The Carbon Per Query Problem the Industry Is Not Tracking
The per-query carbon cost of inference varies dramatically across model architectures, serving infrastructure, and query complexity. Processing a short prompt using a large production language model consumes roughly 0.42 watt-hours of energy. At hundreds of millions of queries per day across a platform like ChatGPT, that figure translates into energy consumption that rivals the output of a mid-sized power plant on an annualised basis. The trajectory only worsens as AI capabilities expand and as enterprises deploy models for more complex, multi-step agentic tasks that chain multiple model calls per user action.
The problem is not just the absolute carbon. It is the invisibility of it. Training carbon is relatively straightforward to measure and attribute because it happens at specific times on specific hardware in specific facilities. Inference carbon is distributed across global serving infrastructure, varies with query volume and complexity, and is largely absent from the sustainability disclosures that regulators are starting to require. The EU Energy Efficiency Directive now requires operators above a certain threshold to disclose energy and sustainability data. Most of those disclosures will capture PUE and renewable energy percentage. Neither captures the per-query carbon intensity of the workloads those facilities serve.
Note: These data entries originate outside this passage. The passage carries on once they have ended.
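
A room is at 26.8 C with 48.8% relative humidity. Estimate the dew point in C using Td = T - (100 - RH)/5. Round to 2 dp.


Td = 26.8 - (100-48.8)/5 = 16.56 C

16.56 C


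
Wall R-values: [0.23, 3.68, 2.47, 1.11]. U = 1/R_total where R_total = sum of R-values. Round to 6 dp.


R_total = 0.23 + 3.68 + 2.47 + 1.11 = 7.49
U = 1/7.49 = 0.133511

0.133511


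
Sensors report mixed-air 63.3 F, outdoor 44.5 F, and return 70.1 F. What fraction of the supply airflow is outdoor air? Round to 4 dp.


frac = (63.3 - 70.1) / (44.5 - 70.1) = 0.2656

0.2656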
The Efficiency Gains Are Real but Not Keeping Pace
The AI industry’s defence against the inference carbon concern is efficiency improvement. Smaller, more efficient models are delivering comparable performance on specific tasks at a fraction of the compute cost. Quantisation, distillation, and hardware-level optimisation are all reducing the energy cost per inference token. These improvements are genuine and commercially important.
They are not keeping pace with volume growth. The inference efficiency gains from model optimisation are being offset by the expansion of AI into new use cases, new markets, and new layers of the enterprise stack. Every productivity tool that embeds AI inference, every customer service deployment, every code completion system, and every agentic workflow running in the background adds to the global inference compute load. Volume is growing faster than efficiency is improving, and the gap between the two is where the carbon accumulates.
The Measurement Problem That Needs to Be Solved First
Before the industry can manage inference carbon, it needs to measure it. That is harder than it sounds. Inference happens across thousands of servers in dozens of facilities, responding to query volumes that fluctuate continuously. The carbon intensity of each inference event depends on the hardware serving it, the grid it draws from, the time of day, and the complexity of the query. No standardised prompt-level carbon measurement framework currently exists that can capture all of those variables in real time at production scale.
Accenture Labs, in its March 2026 framework paper, described this as the core gap: existing tools either cannot benchmark proprietary models, cannot provide the real-time granularity required for deployment-specific prompt-level benchmarking, or force users to operate in local environments that fail to capture the infrastructure complexity of production-scale inference. The sustainability conversation around AI missing land as a critical metric applies equally here. The industry is tracking the inputs it can measure rather than the outputs that matter. Inference carbon is the output that matters most in 2026, and the operators who build the measurement infrastructure to track it now will be ahead of the regulatory requirements that are clearly coming rather than scrambling to comply when they arrive.